Will Shaner: Not a dream

Being back on UK’s campus feels pretty normal to Will Shaner, a senior economics and finance major. That is, until someone on his walk to class recognizes him as an Olympic gold medalist, and he realizes it wasn’t all some weird dream.

Last summer, Shaner not only became the first American to win gold in the men’s 10-meter air rifle, but he also broke an Olympic record in the process. He said it was a “finally” moment, after growing up watching Team USA consistently struggle in the Olympic air rifle competition. Finally, U.S. men were performing well on the international stage.

Since then, the American competition has grown even stronger, Shaner said. He just happened to be the man who got the ball rolling.

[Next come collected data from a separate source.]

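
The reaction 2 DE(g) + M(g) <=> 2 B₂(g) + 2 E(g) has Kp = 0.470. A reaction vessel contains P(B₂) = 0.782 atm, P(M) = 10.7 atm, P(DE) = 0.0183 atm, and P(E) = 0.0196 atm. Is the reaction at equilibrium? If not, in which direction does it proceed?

toward products

Qp = P(B₂)²·P(E)² / (P(DE)²·P(M)) = (0.782)²·(0.0196)² / ((0.0183)²·(10.7)) = 0.0656
Qp = 0.0656 < Kp = 0.470, so the forward reaction proceeds.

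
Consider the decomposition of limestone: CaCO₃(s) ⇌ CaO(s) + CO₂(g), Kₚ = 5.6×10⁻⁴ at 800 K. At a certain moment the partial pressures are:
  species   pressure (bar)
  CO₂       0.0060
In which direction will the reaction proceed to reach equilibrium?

toward reactants

(CaCO₃, CaO are pure solids — omitted from Qₚ.)
Qₚ = P(CO₂) = 0.0060
Qₚ = 0.0060 > Kₚ = 5.6×10⁻⁴, so the reverse reaction proceeds.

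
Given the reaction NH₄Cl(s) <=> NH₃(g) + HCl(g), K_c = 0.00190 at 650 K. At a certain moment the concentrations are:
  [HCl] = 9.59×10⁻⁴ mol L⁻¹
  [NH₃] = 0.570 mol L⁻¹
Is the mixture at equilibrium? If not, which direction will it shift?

no; Q < K, reaction proceeds forward

(NH₄Cl is a pure solid — omitted from Q_c.)
Q_c = [NH₃]·[HCl] = (0.570)·(9.59×10⁻⁴) = 5.47×10⁻⁴
Q_c = 5.47×10⁻⁴ < K_c = 0.00190: net forward reaction.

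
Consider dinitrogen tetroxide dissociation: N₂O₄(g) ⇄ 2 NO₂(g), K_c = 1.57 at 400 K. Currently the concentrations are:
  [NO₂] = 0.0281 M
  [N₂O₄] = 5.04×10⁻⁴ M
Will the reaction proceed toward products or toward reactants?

at equilibrium

Q_c = [NO₂]² / [N₂O₄] = (0.0281)² / (5.04×10⁻⁴) = 1.57
Q_c = 1.57 = K_c, so the system is already at equilibrium.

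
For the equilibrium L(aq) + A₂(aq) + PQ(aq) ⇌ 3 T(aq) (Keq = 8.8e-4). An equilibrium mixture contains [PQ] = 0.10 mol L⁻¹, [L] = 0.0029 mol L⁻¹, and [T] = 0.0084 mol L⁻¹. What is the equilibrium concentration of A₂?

[A₂] = 2.3 mol L⁻¹

At equilibrium, Keq = [T]³ / ([L]·[A₂]·[PQ]) = 8.8e-4.
(0.0084)³ / ((0.0029)·([A₂])·(0.10)) = 8.8e-4
[A₂] = 2.32 = 2.3 mol L⁻¹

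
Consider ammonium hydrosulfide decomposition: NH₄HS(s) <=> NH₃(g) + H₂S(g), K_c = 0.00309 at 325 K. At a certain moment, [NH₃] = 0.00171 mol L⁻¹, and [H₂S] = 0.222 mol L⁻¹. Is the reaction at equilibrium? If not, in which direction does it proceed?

toward products

(NH₄HS is a pure solid — omitted from Q_c.)
Q_c = [NH₃]·[H₂S] = (0.00171)·(0.222) = 3.80e-4
Q_c = 3.80e-4 < K_c = 0.00309, so the forward reaction proceeds.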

Going to the Olympics has always been a dream of Shaner’s, in the same way it is for millions of young kids competing in their respective sports — just a dream. Until it suddenly became a reality, when Shaner won the final qualifier to make Team USA. Going into the competition, he hadn’t set any expectations for himself.

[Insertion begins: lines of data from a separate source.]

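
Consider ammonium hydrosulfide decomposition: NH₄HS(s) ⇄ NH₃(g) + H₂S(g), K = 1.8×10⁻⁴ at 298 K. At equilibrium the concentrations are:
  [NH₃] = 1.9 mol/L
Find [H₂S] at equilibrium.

(NH₄HS is a pure solid — omitted from K.)
At equilibrium, K = [NH₃]·[H₂S] = 1.8×10⁻⁴.
(1.9)·([H₂S]) = 1.8×10⁻⁴
[H₂S] = 9.47×10⁻⁵ = 9.5×10⁻⁵ mol/L

[H₂S] = 9.5×10⁻⁵ mol/L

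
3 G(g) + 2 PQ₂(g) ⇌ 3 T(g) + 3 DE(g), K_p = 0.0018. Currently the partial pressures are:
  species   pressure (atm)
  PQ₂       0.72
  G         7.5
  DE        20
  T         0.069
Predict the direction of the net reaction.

Q_p = P(T)³·P(DE)³ / (P(G)³·P(PQ₂)²) = (0.069)³·(20)³ / ((7.5)³·(0.72)²) = 0.012
Q_p = 0.012 > K_p = 0.0018, so the reverse reaction proceeds.

toward reactants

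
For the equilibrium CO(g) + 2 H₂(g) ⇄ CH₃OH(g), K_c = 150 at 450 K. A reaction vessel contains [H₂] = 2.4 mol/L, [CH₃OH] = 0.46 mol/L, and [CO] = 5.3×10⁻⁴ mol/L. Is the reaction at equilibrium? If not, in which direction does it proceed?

Q_c = [CH₃OH] / ([CO]·[H₂]²) = (0.46) / ((5.3×10⁻⁴)·(2.4)²) = 150
Q_c = 150 = K_c, so the system is already at equilibrium.

at equilibrium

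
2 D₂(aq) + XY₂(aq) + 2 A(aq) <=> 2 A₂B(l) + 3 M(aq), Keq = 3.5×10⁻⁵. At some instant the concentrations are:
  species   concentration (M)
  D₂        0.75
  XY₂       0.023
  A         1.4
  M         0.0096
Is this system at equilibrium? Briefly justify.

(A₂B is a pure liquid — omitted from Q.)
Q = [M]³ / ([D₂]²·[XY₂]·[A]²) = (0.0096)³ / ((0.75)²·(0.023)·(1.4)²) = 3.5×10⁻⁵
Q = 3.5×10⁻⁵ = Keq; the system is at equilibrium.

yes, at equilibrium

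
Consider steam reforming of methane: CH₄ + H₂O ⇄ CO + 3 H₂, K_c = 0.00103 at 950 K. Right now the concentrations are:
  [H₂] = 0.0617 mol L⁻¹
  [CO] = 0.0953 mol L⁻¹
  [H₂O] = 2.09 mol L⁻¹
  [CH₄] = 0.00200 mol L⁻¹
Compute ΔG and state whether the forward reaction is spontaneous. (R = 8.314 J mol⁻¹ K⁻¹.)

Q_c = [CO]·[H₂]³ / ([CH₄]·[H₂O]) = (0.0953)·(0.0617)³ / ((0.00200)·(2.09)) = 0.00536
ΔG = RT ln(Q_c/K_c) = (8.314 J mol⁻¹ K⁻¹)(950 K) × ln(0.00536/0.00103)
   = (7.898 kJ/mol)(1.649) = 13.0 kJ/mol
ΔG > 0, so the forward reaction is non-spontaneous (proceeds in reverse).

ΔG = 13.0 kJ/mol; the forward reaction is non-spontaneous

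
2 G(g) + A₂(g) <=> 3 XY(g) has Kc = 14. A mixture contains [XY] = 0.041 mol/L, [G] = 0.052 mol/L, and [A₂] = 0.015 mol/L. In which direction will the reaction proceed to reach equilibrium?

in the forward direction

Qc = [XY]³ / ([G]²·[A₂]) = (0.041)³ / ((0.052)²·(0.015)) = 1.7
Qc = 1.7 < Kc = 14, so the forward reaction proceeds.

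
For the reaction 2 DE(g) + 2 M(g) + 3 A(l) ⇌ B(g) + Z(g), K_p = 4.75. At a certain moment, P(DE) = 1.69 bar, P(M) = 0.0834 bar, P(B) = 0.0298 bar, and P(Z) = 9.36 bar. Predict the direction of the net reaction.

toward reactants

(A is a pure liquid — omitted from Q_p.)
Q_p = P(B)·P(Z) / (P(DE)²·P(M)²) = (0.0298)·(9.36) / ((1.69)²·(0.0834)²) = 14.0
Q_p = 14.0 > K_p = 4.75, so the reverse reaction proceeds.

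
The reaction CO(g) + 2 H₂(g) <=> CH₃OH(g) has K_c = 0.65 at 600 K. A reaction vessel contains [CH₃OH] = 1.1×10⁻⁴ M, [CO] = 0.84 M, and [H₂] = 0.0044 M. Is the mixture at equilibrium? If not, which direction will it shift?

no; Q > K, reaction proceeds in reverse

Q_c = [CH₃OH] / ([CO]·[H₂]²) = (1.1×10⁻⁴) / ((0.84)·(0.0044)²) = 6.8
Q_c = 6.8 > K_c = 0.65: net reverse reaction.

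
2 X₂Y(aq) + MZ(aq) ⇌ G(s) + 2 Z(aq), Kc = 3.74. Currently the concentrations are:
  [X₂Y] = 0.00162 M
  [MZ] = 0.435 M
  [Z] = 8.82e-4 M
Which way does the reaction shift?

toward products

(G is a pure solid — omitted from Qc.)
Qc = [Z]² / ([X₂Y]²·[MZ]) = (8.82e-4)² / ((0.00162)²·(0.435)) = 0.681
Qc = 0.681 < Kc = 3.74, so the forward reaction proceeds.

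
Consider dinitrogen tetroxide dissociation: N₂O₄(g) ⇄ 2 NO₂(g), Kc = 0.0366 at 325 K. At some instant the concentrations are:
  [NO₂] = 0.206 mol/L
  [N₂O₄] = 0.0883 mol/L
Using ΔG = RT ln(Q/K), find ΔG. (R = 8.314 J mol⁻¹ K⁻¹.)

Qc = [NO₂]² / [N₂O₄] = (0.206)² / (0.0883) = 0.481
ΔG = RT ln(Qc/Kc) = (8.314 J mol⁻¹ K⁻¹)(325 K) × ln(0.481/0.0366)
   = (2.702 kJ/mol)(2.576) = 6.96 kJ/mol
ΔG > 0, so the forward reaction is non-spontaneous (proceeds in reverse).

ΔG = 6.96 kJ/mol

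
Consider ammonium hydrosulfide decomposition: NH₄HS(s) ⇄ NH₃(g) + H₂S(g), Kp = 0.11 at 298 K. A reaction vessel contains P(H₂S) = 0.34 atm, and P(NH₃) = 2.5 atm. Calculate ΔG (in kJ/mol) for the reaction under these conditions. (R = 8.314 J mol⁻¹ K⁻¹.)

ΔG = 5.07 kJ/mol

(NH₄HS is a pure solid — omitted from Qp.)
Qp = P(NH₃)·P(H₂S) = (2.5)·(0.34) = 0.850
ΔG = RT ln(Qp/Kp) = (8.314 J mol⁻¹ K⁻¹)(298 K) × ln(0.850/0.11)
   = (2.478 kJ/mol)(2.045) = 5.07 kJ/mol
ΔG > 0, so the forward reaction is non-spontaneous (proceeds in reverse).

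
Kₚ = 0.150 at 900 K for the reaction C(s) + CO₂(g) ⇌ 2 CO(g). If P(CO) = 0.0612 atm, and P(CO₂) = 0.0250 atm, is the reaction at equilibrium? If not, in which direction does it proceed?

at equilibrium

(C is a pure solid — omitted from Qₚ.)
Qₚ = P(CO)² / P(CO₂) = (0.0612)² / (0.0250) = 0.150
Qₚ = 0.150 = Kₚ, so the system is already at equilibrium.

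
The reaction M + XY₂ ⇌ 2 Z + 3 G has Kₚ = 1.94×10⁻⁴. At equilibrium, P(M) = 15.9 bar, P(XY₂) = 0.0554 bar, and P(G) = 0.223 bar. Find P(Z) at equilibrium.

P(Z) = 0.124 bar

At equilibrium, Kₚ = P(Z)²·P(G)³ / (P(M)·P(XY₂)) = 1.94×10⁻⁴.
(P(Z))²·(0.223)³ / ((15.9)·(0.0554)) = 1.94×10⁻⁴
P(Z)² = 0.0154 ⇒ P(Z) = 0.124 bar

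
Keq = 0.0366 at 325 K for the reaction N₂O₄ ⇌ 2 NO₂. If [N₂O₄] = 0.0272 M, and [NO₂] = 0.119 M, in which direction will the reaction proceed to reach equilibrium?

Q = [NO₂]² / [N₂O₄] = (0.119)² / (0.0272) = 0.521
Q = 0.521 > Keq = 0.0366, so the reverse reaction proceeds.

reverse (toward reactants)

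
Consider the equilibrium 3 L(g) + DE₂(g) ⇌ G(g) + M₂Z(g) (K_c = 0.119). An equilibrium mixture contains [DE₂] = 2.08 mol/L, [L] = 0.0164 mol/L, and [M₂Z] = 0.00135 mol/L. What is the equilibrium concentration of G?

[G] = 8.09×10⁻⁴ mol/L

At equilibrium, K_c = [G]·[M₂Z] / ([L]³·[DE₂]) = 0.119.
([G])·(0.00135) / ((0.0164)³·(2.08)) = 0.119
[G] = 8.09×10⁻⁴ mol/L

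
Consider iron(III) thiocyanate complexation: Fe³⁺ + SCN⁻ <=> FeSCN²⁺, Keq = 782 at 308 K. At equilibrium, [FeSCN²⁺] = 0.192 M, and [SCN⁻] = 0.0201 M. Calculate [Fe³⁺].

At equilibrium, Keq = [FeSCN²⁺] / ([Fe³⁺]·[SCN⁻]) = 782.
(0.192) / (([Fe³⁺])·(0.0201)) = 782
[Fe³⁺] = 0.0122 M

[Fe³⁺] = 0.0122 M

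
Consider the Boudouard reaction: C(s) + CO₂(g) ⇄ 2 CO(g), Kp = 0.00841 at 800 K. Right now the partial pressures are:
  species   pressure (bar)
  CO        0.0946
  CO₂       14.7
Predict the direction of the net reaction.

toward products

(C is a pure solid — omitted from Qp.)
Qp = P(CO)² / P(CO₂) = (0.0946)² / (14.7) = 6.09e-4
Qp = 6.09e-4 < Kp = 0.00841, so the forward reaction proceeds.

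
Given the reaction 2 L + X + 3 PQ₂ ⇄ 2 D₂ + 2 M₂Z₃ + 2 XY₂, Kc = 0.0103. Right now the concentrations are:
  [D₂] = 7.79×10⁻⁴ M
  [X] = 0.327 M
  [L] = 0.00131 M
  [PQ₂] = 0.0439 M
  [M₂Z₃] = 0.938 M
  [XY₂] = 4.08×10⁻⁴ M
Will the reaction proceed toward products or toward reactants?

Qc = [D₂]²·[M₂Z₃]²·[XY₂]² / ([L]²·[X]·[PQ₂]³) = (7.79×10⁻⁴)²·(0.938)²·(4.08×10⁻⁴)² / ((0.00131)²·(0.327)·(0.0439)³) = 0.00187
Qc = 0.00187 < Kc = 0.0103, so the forward reaction proceeds.

to the right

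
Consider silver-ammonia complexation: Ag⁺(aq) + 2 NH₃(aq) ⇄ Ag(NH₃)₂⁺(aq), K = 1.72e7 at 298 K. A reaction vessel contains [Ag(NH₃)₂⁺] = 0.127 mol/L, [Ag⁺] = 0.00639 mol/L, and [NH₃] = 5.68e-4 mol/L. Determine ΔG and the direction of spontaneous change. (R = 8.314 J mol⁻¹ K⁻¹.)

Q = [Ag(NH₃)₂⁺] / ([Ag⁺]·[NH₃]²) = (0.127) / ((0.00639)·(5.68e-4)²) = 6.16e7
ΔG = RT ln(Q/K) = (8.314 J mol⁻¹ K⁻¹)(298 K) × ln(6.16e7/1.72e7)
   = (2.478 kJ/mol)(1.276) = 3.16 kJ/mol
ΔG > 0, so the forward reaction is non-spontaneous (proceeds in reverse).

ΔG = 3.16 kJ/mol; the forward reaction is non-spontaneous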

“The realization that you’re actually going is much different than wanting to go because you always want to go, but you never feel like it’s really going to happen,” he said.

The gravity of representing Team USA set in during the Olympics opening ceremony, which was a highlight for Shaner.

“It’s always built up in your mind. You have opening ceremonies, it’s all these great athletes moving around, then you kind of get there and realize that they’re all just people too,” Shaner said. “And they go through the same stuff and they’re all just trying to do their best too.”

The actual competition was similar to the World Cups in which Shaner has competed, except that the pressure was up a notch. COVID restrictions also replaced fans with filtered crowd noise and speakers and halved the number of U.S. athletes walking in the opening ceremony.

“[COVID] kind of put a damper on things, but at the end of the day, we’re there to compete,” Shaner said. “We’re not there for all the fame and glory.”

Shaner said he’s felt a bit of the infamous post-Olympics slump, but he is taking it day by day. He was lucky enough to have a few competitions to distract him immediately after his return from Tokyo before decompressing at home during winter break.

While Paris 2024 is the main goal, Shaner’s secondary focus is this season’s NCAA championships. As much as his gold medal means, he said there is always someone to push him on the collegiate level. Right now, there are three or four teams going back and forth in the rankings each week.

Shaner has also been trying to elevate his teammates, so that they might have some of the same experiences he’s had, as well as searching for sources of motivation outside of the Olympics.

“It is tough trying to find that motivation again and get back into it and keep going with it because you’ve already won like the highest competition you can,” Shaner said. “Finding new ways to motivate yourself is really key.”